Suite à la fin du traité, la Russie développe de nouvelles armes, comme le sous-marin nucléaire lanceur d’engins Poseidon et le missile Sarmat, indétectable par les systèmes de défense antimissile.
Lorsque la première administration Trump s’est retirée du traité sur les missiles à portée intermédiaire, elle a affirmé, sans preuve, qu’un essai de missile russe avait dépassé les limites de portée définies par le traité. La Russie a réagi à la fin du traité en développant et en déployant le système Oreshnik, un nouveau missile à portée intermédiaire.
Les États-Unis justifient leur retrait du traité New START par la nécessité d’un nouveau traité sur les armes stratégiques, qui devra notamment limiter les forces de missiles stratégiques chinoises. La Chine refuse d’adhérer à un tel traité, car elle possède moins de 20 % des armes nucléaires stratégiques déployées par la Russie et les États-Unis.
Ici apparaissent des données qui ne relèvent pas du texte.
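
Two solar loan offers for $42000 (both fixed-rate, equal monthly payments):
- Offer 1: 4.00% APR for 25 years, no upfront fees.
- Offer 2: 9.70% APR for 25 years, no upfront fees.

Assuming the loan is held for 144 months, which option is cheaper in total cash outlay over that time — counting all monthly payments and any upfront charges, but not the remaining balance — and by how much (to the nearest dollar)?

Offer 1 by $21,761

Offer 1: monthly rate = 4%/12 = 0.0033333; payment = 42,000 × 0.0033333 / (1 − (1+0.0033333)^−300) = $221.69.
Offer 2: at 9.70% the monthly rate is 0.0080833, so the payment is 42,000 × 0.0080833 / (1 − 1.0080833^−300) = $372.81.
Over 144 months: Offer 1 costs 144 × $221.69 = $31,923.36; Offer 2 costs 144 × $372.81 = $53,684.64.
Offer 1 is cheaper by $53,684.64 − $31,923.36 = $21,761.28.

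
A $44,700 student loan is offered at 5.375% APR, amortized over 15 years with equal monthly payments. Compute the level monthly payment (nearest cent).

$362.28

Monthly rate = 5.375%/12 = 0.0044792; payment = 44,700 × 0.0044792 / (1 − (1+0.0044792)^−180) = $362.28.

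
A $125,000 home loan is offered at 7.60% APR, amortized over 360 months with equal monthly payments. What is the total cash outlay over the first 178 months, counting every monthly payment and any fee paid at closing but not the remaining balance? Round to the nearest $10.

At 7.60% the monthly rate is 0.0063333, so the payment is 125,000 × 0.0063333 / (1 − 1.0063333^−360) = $882.59.
Total outlay = 178 × $882.59 = $157,101.02.

$157,100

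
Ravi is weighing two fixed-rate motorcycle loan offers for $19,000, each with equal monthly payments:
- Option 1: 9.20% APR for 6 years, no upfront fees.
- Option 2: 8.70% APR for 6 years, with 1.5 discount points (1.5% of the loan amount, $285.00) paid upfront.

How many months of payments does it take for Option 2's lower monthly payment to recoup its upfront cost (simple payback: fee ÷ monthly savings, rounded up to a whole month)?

Option 1: monthly rate = 9.2%/12 = 0.0076667; payment = 19,000 × 0.0076667 / (1 − (1+0.0076667)^−72) = $344.37.
Option 2: monthly rate = 8.7%/12 = 0.0072500; payment = 19,000 × 0.0072500 / (1 − (1+0.0072500)^−72) = $339.66.
Monthly savings = $344.37 − $339.66 = $4.71.
Break-even = $285.00 / $4.71 = 60.51 → 61 months.

61 months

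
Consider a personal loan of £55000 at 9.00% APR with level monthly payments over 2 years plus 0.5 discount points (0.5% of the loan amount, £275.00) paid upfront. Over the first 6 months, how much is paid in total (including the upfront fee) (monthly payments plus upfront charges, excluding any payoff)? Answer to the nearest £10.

At 9.00% the monthly rate is 0.0075000, so the payment is 55,000 × 0.0075000 / (1 − 1.0075000^−24) = £2,512.66.
Total outlay = 6 × £2,512.66 + £275.00 = £15,350.96.

£15,350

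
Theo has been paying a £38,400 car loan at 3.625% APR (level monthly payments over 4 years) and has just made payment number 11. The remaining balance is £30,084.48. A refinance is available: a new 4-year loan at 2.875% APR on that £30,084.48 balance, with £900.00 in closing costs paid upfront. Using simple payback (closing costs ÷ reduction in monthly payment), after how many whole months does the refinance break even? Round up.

Current payment = 38,400 × 3.625%/12 / (1 − (1+0.0030208)^−48) = £860.61.
Refinanced payment = 30,084.48 × 0.0023958 / (1 − (1+0.0023958)^−48) = £664.24.
Monthly savings = £860.61 − £664.24 = £196.37.
Break-even = £900.00 / £196.37 = 4.58 → 5 months.

5 months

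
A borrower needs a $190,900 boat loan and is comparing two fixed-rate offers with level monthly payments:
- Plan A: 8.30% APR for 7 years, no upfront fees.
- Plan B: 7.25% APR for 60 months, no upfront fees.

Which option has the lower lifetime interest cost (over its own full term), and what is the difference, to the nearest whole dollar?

Plan B by $24,181

Plan A: at 8.30% the monthly rate is 0.0069167, so the payment is 190,900 × 0.0069167 / (1 − 1.0069167^−84) = $3,004.02.
Total interest on Plan A = 84 × $3,004.02 − $190,900 = $61,437.68.
Plan B: at 7.25% the monthly rate is 0.0060417, so the payment is 190,900 × 0.0060417 / (1 − 1.0060417^−60) = $3,802.61.
Total interest on Plan B = 60 × $3,802.61 − $190,900 = $37,256.60.
Plan B is lower by $24,181.08.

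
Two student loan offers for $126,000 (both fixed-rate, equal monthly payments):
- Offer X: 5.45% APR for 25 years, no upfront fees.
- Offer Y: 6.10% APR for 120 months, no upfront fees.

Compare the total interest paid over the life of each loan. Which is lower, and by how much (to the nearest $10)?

Offer X: monthly rate = 5.45%/12 = 0.0045417; payment = 126,000 × 0.0045417 / (1 − (1+0.0045417)^−300) = $769.99.
Total interest on Offer X = 300 × $769.99 − $126,000 = $104,997.00.
Offer Y: at 6.10% the monthly rate is 0.0050833, so the payment is 126,000 × 0.0050833 / (1 − 1.0050833^−120) = $1,405.19.
Total interest on Offer Y = 120 × $1,405.19 − $126,000 = $42,622.80.
Offer Y is lower by $62,374.20.

Offer Y by $62,370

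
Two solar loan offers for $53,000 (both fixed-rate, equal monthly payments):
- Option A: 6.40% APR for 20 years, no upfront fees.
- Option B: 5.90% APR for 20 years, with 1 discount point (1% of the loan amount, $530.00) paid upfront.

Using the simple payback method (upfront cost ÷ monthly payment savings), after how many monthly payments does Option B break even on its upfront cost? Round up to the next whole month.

35 months

Option A: monthly rate = 6.4%/12 = 0.0053333; payment = 53,000 × 0.0053333 / (1 − (1+0.0053333)^−240) = $392.04.
Option B: at 5.90% the monthly rate is 0.0049167, so the payment is 53,000 × 0.0049167 / (1 − 1.0049167^−240) = $376.66.
Monthly savings = $392.04 − $376.66 = $15.38.
Break-even = $530.00 / $15.38 = 34.46 → 35 months.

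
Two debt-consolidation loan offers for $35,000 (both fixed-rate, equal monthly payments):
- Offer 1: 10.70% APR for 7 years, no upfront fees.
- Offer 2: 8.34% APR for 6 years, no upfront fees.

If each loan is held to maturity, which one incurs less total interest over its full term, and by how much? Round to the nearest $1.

Offer 2 by $5,274

Offer 1: at 10.70% the monthly rate is 0.0089167, so the payment is 35,000 × 0.0089167 / (1 − 1.0089167^−84) = $593.78.
Total interest on Offer 1 = 84 × $593.78 − $35,000 = $14,877.52.
Offer 2: at 8.34% the monthly rate is 0.0069500, so the payment is 35,000 × 0.0069500 / (1 − 1.0069500^−72) = $619.49.
Total interest on Offer 2 = 72 × $619.49 − $35,000 = $9,603.28.
Offer 2 is lower by $5,274.24.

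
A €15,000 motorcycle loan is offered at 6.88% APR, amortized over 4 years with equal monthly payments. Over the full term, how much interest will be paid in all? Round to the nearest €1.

€2,201

At 6.88% the monthly rate is 0.0057333, so the payment is 15,000 × 0.0057333 / (1 − 1.0057333^−48) = €358.36.
Total paid = 48 × €358.36 = €17,201.28; interest = €17,201.28 − €15,000 = €2,201.28.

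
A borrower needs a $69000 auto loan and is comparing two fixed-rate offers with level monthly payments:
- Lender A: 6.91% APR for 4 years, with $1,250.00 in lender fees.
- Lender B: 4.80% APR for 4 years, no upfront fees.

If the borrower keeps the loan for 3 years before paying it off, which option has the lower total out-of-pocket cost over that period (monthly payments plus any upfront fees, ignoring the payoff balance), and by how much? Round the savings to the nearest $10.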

Il est peu probable, pour l’instant, que la fin du traité New START entraîne une course à l’acquisition d’armes nucléaires stratégiques toujours plus nombreuses, même si le complexe militaro-industriel réclamera davantage de missiles.
Mais la fin du traité entraînera une moindre connaissance des activités de l’autre partie et, à terme, érodera la confiance dans ses propres capacités, car les capacités réelles de l’adversaire seront de plus en plus inconnues. Cette insécurité et ses conséquences potentielles constituent le véritable danger.
Au cours des dernières heures, des informations ont filtré concernant une prolongation informelle des paramètres du traité New START :
Les envoyés du président Trump, Steve Witkoff et Jared Kushner, ont négocié le traité New START avec des responsables russes en marge des pourparlers sur l’Ukraine à Abou Dhabi.
Le traité expirera officiellement jeudi, et la prolongation ne sera pas formalisée juridiquement, a déclaré un responsable américain. « Nous avons convenu avec la Russie d’agir de bonne foi et d’entamer une discussion sur les modalités d’une éventuelle mise à jour », a-t-il ajouté.
Une autre source a indiqué que, concrètement, les deux parties s’engageraient à respecter les termes de l’accord pendant au moins six mois, période durant laquelle des négociations en vue d’un éventuel nouvel accord pourraient avoir lieu.
Si j’étais à la place de la Russie, je ne ferais pas confiance aux États-Unis quant au respect d’un tel engagement informel. Tout accord de ce type devra être vérifié.
La Russie devrait vérifier si les États-Unis sont disposés à permettre la vérification de leur engagement informel concernant les limites du traité New START.